# Have Boat Need Fisherman (Saturday, 02/20)



## bedeksw (Jan 25, 2010)

Looking for fisherman that knows the Galveston Bay system that would like to go on a 2007 Polar 2700 WA with Twin Yamaha 225's and share their knowledge of Specs and Flounder. I am more than willing to cover gas in return for your expertise. Please private message if interested. Thanks!


----------



## capn_billl (Sep 12, 2007)

It sounds like a fun trip, except isn't that kinda a big boat for flounder?? The only flounder area I know of close to a deep channel is by Sea Wolf park.


----------



## bedeksw (Jan 25, 2010)

I've had some luck catching flounder around Sea Wolf park, but nothing to write home about.


----------



## CaptDoug (May 24, 2004)

bedeksw said:


> Looking for fisherman that knows the Galveston Bay system that would like to go on a 2007 Polar 2700 WA with Twin Yamaha 225's and share their knowledge of Specs and Flounder.

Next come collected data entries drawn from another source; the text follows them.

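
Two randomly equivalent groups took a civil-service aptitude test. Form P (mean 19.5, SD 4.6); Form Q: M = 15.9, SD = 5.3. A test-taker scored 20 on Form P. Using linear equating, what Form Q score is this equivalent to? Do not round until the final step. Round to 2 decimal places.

Linear equating: y = (SD_Y/SD_X)(x − M_X) + M_Y
y = (5.3/4.6)(20 − 19.5) + 15.9
y = 1.152174 × 0.5 + 15.9 = 0.5761 + 15.9 = 16.48

16.48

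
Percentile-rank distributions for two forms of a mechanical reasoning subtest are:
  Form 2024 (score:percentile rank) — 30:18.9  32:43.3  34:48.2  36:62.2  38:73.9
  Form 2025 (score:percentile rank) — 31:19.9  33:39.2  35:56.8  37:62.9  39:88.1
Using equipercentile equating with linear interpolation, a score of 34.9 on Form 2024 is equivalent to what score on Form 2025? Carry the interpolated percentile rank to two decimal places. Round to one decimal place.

34.7

PR of 34.9 on Form 2024: 48.2 + (34.9 − 34)/(36 − 34) × (62.2 − 48.2) = 54.50
On Form 2025, PR 54.50 falls between score 33 (PR 39.2) and 35 (PR 56.8).
Interpolate: 33 + (54.50 − 39.2)/(56.8 − 39.2) × (35 − 33) = 34.7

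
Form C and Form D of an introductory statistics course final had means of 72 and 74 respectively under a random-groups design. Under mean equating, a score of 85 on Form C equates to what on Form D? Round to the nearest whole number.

87

Mean equating: y = x + (M_Y − M_X) = 85 + (74 − 72) = 87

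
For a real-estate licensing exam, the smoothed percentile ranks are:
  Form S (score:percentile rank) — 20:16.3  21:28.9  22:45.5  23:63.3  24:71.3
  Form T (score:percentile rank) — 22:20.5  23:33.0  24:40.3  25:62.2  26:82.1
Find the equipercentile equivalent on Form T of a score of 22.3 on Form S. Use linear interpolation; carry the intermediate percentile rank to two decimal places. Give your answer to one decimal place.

PR of 22.3 on Form S: 45.5 + (22.3 − 22)/(23 − 22) × (63.3 − 45.5) = 50.84
On Form T, PR 50.84 falls between score 24 (PR 40.3) and 25 (PR 62.2).
Interpolate: 24 + (50.84 − 40.3)/(62.2 − 40.3) × (25 − 24) = 24.5

24.5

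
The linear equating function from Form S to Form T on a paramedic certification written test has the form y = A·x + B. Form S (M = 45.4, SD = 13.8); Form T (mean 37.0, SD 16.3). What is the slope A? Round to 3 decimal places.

A = SD_Y / SD_X = 16.3 / 13.8 = 1.181

1.181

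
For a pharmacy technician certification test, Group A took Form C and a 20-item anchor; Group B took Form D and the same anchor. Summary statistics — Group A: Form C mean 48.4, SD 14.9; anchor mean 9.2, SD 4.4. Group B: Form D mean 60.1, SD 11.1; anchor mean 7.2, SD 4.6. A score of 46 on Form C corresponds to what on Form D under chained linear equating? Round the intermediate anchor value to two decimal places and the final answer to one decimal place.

Form C → anchor (Group A): v = (4.4/14.9)(46 − 48.4) + 9.2 = 8.49
anchor → Form D (Group B): y = (11.1/4.6)(8.49 − 7.2) + 60.1 = 63.2

63.2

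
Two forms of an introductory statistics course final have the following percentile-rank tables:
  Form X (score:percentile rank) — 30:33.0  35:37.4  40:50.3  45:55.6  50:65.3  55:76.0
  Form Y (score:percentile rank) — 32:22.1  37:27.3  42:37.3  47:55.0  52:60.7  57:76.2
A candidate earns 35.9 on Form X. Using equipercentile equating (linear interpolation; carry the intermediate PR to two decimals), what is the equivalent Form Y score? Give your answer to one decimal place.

42.7

PR of 35.9 on Form X: 37.4 + (35.9 − 35)/(40 − 35) × (50.3 − 37.4) = 39.72
On Form Y, PR 39.72 falls between score 42 (PR 37.3) and 47 (PR 55.0).
Interpolate: 42 + (39.72 − 37.3)/(55.0 − 37.3) × (47 − 42) = 42.7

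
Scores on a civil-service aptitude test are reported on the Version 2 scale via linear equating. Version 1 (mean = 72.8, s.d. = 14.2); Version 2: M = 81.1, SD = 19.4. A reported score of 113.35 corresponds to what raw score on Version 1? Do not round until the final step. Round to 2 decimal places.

96.41

Invert y = (SD_Y/SD_X)(x − M_X) + M_Y:
x = (SD_X/SD_Y)(y − M_Y) + M_X = (14.2/19.4)(113.35 − 81.1) + 72.8
x = 0.731959 × 32.250 + 72.8 = 96.41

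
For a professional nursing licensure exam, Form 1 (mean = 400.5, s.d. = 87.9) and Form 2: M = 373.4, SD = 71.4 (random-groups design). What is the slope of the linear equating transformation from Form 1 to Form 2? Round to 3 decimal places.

0.812

A = SD_Y / SD_X = 71.4 / 87.9 = 0.812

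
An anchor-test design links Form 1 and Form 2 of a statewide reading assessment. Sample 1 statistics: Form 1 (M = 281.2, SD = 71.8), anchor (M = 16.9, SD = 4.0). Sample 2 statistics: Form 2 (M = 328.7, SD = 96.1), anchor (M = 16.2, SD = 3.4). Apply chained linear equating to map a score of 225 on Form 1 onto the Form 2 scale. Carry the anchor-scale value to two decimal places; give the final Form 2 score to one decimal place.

260.0

Form 1 → anchor (Sample 1): v = (4.0/71.8)(225 − 281.2) + 16.9 = 13.77
anchor → Form 2 (Sample 2): y = (96.1/3.4)(13.77 − 16.2) + 328.7 = 260.0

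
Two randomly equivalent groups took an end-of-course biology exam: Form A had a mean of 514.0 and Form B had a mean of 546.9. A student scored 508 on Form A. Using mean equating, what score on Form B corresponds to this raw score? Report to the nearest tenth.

Mean equating: y = x + (M_Y − M_X) = 508 + (546.9 − 514.0) = 540.9

540.9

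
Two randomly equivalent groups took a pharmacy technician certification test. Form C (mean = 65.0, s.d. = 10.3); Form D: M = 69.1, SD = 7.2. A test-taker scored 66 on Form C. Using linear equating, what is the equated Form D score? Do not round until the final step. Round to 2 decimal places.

69.80

Linear equating: y = (SD_Y/SD_X)(x − M_X) + M_Y
y = (7.2/10.3)(66 − 65.0) + 69.1
y = 0.699029 × 1.0 + 69.1 = 0.6990 + 69.1 = 69.80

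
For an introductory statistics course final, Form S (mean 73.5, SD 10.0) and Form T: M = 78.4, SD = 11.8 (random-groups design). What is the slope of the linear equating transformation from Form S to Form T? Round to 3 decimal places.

A = SD_Y / SD_X = 11.8 / 10.0 = 1.180

1.180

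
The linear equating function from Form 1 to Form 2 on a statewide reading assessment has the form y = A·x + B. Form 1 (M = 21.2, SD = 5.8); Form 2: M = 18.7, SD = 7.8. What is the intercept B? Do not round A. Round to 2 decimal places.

-9.81

A = SD_Y / SD_X = 7.8 / 5.8 = 1.344828
B = M_Y − A·M_X = 18.7 − 1.344828 × 21.2 = -9.81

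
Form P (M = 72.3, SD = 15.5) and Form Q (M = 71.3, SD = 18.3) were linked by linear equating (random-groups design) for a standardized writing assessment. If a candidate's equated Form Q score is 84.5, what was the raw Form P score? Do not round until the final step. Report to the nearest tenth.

Invert y = (SD_Y/SD_X)(x − M_X) + M_Y:
x = (SD_X/SD_Y)(y − M_Y) + M_X = (15.5/18.3)(84.5 − 71.3) + 72.3
x = 0.846995 × 13.200 + 72.3 = 83.5

83.5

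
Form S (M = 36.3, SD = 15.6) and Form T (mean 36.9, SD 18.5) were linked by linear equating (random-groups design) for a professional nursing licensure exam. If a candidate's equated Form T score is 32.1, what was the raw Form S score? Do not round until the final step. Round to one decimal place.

Invert y = (SD_Y/SD_X)(x − M_X) + M_Y:
x = (SD_X/SD_Y)(y − M_Y) + M_X = (15.6/18.5)(32.1 − 36.9) + 36.3
x = 0.843243 × -4.800 + 36.3 = 32.3

32.3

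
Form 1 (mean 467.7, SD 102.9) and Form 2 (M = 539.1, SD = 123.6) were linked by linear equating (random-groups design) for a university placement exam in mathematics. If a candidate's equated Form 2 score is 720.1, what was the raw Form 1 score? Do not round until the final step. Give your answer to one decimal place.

Invert y = (SD_Y/SD_X)(x − M_X) + M_Y:
x = (SD_X/SD_Y)(y − M_Y) + M_X = (102.9/123.6)(720.1 − 539.1) + 467.7
x = 0.832524 × 181.000 + 467.7 = 618.4

618.4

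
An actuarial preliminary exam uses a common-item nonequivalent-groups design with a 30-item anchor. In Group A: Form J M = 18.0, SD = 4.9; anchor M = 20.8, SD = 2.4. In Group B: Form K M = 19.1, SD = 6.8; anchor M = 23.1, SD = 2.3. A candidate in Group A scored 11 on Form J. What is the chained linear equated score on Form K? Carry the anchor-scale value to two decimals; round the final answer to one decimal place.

2.2

Form J → anchor (Group A): v = (2.4/4.9)(11 − 18.0) + 20.8 = 17.37
anchor → Form K (Group B): y = (6.8/2.3)(17.37 − 23.1) + 19.1 = 2.2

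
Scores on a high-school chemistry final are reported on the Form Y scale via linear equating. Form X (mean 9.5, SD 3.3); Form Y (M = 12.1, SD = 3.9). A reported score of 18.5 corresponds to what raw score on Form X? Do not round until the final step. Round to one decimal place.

14.9

Invert y = (SD_Y/SD_X)(x − M_X) + M_Y:
x = (SD_X/SD_Y)(y − M_Y) + M_X = (3.3/3.9)(18.5 − 12.1) + 9.5
x = 0.846154 × 6.400 + 9.5 = 14.9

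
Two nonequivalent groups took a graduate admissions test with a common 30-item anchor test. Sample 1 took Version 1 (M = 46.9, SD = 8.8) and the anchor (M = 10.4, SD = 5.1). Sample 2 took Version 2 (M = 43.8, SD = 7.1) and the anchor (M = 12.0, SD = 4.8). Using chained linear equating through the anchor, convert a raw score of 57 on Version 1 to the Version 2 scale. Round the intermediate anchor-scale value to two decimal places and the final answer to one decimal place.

Version 1 → anchor (Sample 1): v = (5.1/8.8)(57 − 46.9) + 10.4 = 16.25
anchor → Version 2 (Sample 2): y = (7.1/4.8)(16.25 − 12.0) + 43.8 = 50.1

50.1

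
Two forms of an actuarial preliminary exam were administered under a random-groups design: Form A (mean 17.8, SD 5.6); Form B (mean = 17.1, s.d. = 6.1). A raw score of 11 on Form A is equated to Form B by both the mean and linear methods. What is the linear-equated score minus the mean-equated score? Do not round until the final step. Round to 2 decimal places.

Mean-equated: 11 + (17.1 − 17.8) = 10.30
Linear-equated: (6.1/5.6)(11 − 17.8) + 17.1 = 9.693
Difference = 9.693 − 10.30 = -0.61

-0.61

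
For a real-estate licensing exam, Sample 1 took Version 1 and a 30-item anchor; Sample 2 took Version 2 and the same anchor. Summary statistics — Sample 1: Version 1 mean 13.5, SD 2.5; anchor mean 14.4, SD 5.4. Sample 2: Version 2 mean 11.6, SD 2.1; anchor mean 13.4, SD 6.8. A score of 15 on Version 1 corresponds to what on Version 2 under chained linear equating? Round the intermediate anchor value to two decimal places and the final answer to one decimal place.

Version 1 → anchor (Sample 1): v = (5.4/2.5)(15 − 13.5) + 14.4 = 17.64
anchor → Version 2 (Sample 2): y = (2.1/6.8)(17.64 − 13.4) + 11.6 = 12.9

12.9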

With a 27' WA with Twin 225 yammies, I could *tell* you where to catch Trout and Flounder while we're heading 80 miles out of Galveston!

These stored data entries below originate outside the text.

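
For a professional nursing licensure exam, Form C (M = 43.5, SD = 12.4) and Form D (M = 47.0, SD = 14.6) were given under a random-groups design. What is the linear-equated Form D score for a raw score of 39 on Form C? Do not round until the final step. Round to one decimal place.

Linear equating: y = (SD_Y/SD_X)(x − M_X) + M_Y
y = (14.6/12.4)(39 − 43.5) + 47.0
y = 1.177419 × -4.5 + 47.0 = -5.2984 + 47.0 = 41.7

41.7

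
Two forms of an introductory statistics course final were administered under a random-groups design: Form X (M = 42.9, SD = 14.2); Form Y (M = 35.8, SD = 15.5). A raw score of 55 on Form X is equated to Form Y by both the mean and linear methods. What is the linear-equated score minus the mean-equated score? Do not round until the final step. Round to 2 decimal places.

Mean-equated: 55 + (35.8 − 42.9) = 47.90
Linear-equated: (15.5/14.2)(55 − 42.9) + 35.8 = 49.008
Difference = 49.008 − 47.90 = 1.11

1.11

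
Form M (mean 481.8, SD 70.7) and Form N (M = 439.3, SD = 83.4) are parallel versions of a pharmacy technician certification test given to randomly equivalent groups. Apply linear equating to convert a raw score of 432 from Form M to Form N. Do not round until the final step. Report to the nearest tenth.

380.6

Linear equating: y = (SD_Y/SD_X)(x − M_X) + M_Y
y = (83.4/70.7)(432 − 481.8) + 439.3
y = 1.179632 × -49.8 + 439.3 = -58.7457 + 439.3 = 380.6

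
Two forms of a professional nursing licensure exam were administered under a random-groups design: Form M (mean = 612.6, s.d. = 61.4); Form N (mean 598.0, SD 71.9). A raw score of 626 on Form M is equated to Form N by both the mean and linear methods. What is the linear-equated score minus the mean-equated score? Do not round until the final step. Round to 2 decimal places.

Mean-equated: 626 + (598.0 − 612.6) = 611.40
Linear-equated: (71.9/61.4)(626 − 612.6) + 598.0 = 613.692
Difference = 613.692 − 611.40 = 2.29

2.29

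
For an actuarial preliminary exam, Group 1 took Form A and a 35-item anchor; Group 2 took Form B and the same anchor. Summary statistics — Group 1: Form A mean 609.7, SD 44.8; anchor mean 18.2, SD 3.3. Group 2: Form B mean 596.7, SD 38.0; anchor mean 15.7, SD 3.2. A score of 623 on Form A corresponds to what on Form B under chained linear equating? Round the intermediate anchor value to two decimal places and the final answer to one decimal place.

Form A → anchor (Group 1): v = (3.3/44.8)(623 − 609.7) + 18.2 = 19.18
anchor → Form B (Group 2): y = (38.0/3.2)(19.18 − 15.7) + 596.7 = 638.0

638.0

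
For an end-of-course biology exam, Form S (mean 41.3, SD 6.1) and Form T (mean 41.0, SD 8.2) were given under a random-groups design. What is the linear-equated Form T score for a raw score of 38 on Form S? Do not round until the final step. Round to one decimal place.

36.6

Linear equating: y = (SD_Y/SD_X)(x − M_X) + M_Y
y = (8.2/6.1)(38 − 41.3) + 41.0
y = 1.344262 × -3.3 + 41.0 = -4.4361 + 41.0 = 36.6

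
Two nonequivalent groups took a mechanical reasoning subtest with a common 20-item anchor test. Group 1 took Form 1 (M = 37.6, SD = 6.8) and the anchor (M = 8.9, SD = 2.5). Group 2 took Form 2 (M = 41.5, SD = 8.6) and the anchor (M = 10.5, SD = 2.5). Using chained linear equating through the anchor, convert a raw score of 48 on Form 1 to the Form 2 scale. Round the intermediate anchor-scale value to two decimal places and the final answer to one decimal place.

49.1

Form 1 → anchor (Group 1): v = (2.5/6.8)(48 − 37.6) + 8.9 = 12.72
anchor → Form 2 (Group 2): y = (8.6/2.5)(12.72 − 10.5) + 41.5 = 49.1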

Seriously there are plenty of places you can go to catch Trout and Flounder in your boat. I have a 25' WA w/ Twin yammies that will work in some places. I'd just rather be out deep. I'm busy this weekend but would gladly show you around sometime.

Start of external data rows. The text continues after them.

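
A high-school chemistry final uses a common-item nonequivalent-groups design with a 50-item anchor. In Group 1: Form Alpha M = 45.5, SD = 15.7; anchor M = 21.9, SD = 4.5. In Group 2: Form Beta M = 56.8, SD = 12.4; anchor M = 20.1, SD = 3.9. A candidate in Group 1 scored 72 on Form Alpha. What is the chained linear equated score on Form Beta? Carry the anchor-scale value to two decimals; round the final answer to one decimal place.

Form Alpha → anchor (Group 1): v = (4.5/15.7)(72 − 45.5) + 21.9 = 29.50
anchor → Form Beta (Group 2): y = (12.4/3.9)(29.50 − 20.1) + 56.8 = 86.7

86.7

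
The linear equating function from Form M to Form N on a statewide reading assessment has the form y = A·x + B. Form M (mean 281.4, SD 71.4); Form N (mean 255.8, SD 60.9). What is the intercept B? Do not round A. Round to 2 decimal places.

A = SD_Y / SD_X = 60.9 / 71.4 = 0.852941
B = M_Y − A·M_X = 255.8 − 0.852941 × 281.4 = 15.78

15.78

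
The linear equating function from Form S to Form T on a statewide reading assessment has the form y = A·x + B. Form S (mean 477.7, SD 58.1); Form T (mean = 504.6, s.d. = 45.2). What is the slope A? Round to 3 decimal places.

A = SD_Y / SD_X = 45.2 / 58.1 = 0.778

0.778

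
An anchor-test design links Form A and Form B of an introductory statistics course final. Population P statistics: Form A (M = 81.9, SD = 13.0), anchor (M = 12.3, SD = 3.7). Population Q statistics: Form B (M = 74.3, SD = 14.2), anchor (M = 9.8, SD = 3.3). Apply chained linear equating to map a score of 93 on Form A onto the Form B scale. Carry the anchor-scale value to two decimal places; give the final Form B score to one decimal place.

98.7

Form A → anchor (Population P): v = (3.7/13.0)(93 − 81.9) + 12.3 = 15.46
anchor → Form B (Population Q): y = (14.2/3.3)(15.46 − 9.8) + 74.3 = 98.7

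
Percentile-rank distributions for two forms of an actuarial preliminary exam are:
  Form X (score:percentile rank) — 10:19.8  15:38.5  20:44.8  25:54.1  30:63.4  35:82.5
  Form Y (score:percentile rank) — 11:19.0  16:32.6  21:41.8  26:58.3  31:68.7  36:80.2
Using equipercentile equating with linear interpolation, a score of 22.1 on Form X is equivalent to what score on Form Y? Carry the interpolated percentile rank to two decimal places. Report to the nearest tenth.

23.1

PR of 22.1 on Form X: 44.8 + (22.1 − 20)/(25 − 20) × (54.1 − 44.8) = 48.71
On Form Y, PR 48.71 falls between score 21 (PR 41.8) and 26 (PR 58.3).
Interpolate: 21 + (48.71 − 41.8)/(58.3 − 41.8) × (26 − 21) = 23.1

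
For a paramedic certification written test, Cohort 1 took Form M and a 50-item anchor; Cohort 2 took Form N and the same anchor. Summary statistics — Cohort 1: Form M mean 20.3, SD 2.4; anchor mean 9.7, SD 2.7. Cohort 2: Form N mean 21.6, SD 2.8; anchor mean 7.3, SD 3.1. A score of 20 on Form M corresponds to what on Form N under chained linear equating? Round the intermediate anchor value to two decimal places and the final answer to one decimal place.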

But I could also show you around out in the Gulf! :cheers:


----------



## bedeksw (Jan 25, 2010)

I actually prefer going offshore but wanted to do a little bay fishing because it requires less fuel and time. Keep me posted!


----------



## moganman (Mar 30, 2006)

Im assuming you dont wanna wade. If you want a true expert, they probably want to wade and with your twins and these low tides, you're gonna need some luck and high east winds to bring more water in. Good luck!


----------



## Tortuga (May 21, 2004)

We've yanked a pile of flatties from around the pilings of the Causeway...and usually enough deep water for you not to worry.. Do go slow around there though..Lots of scrap cables, etc. in the area...


----------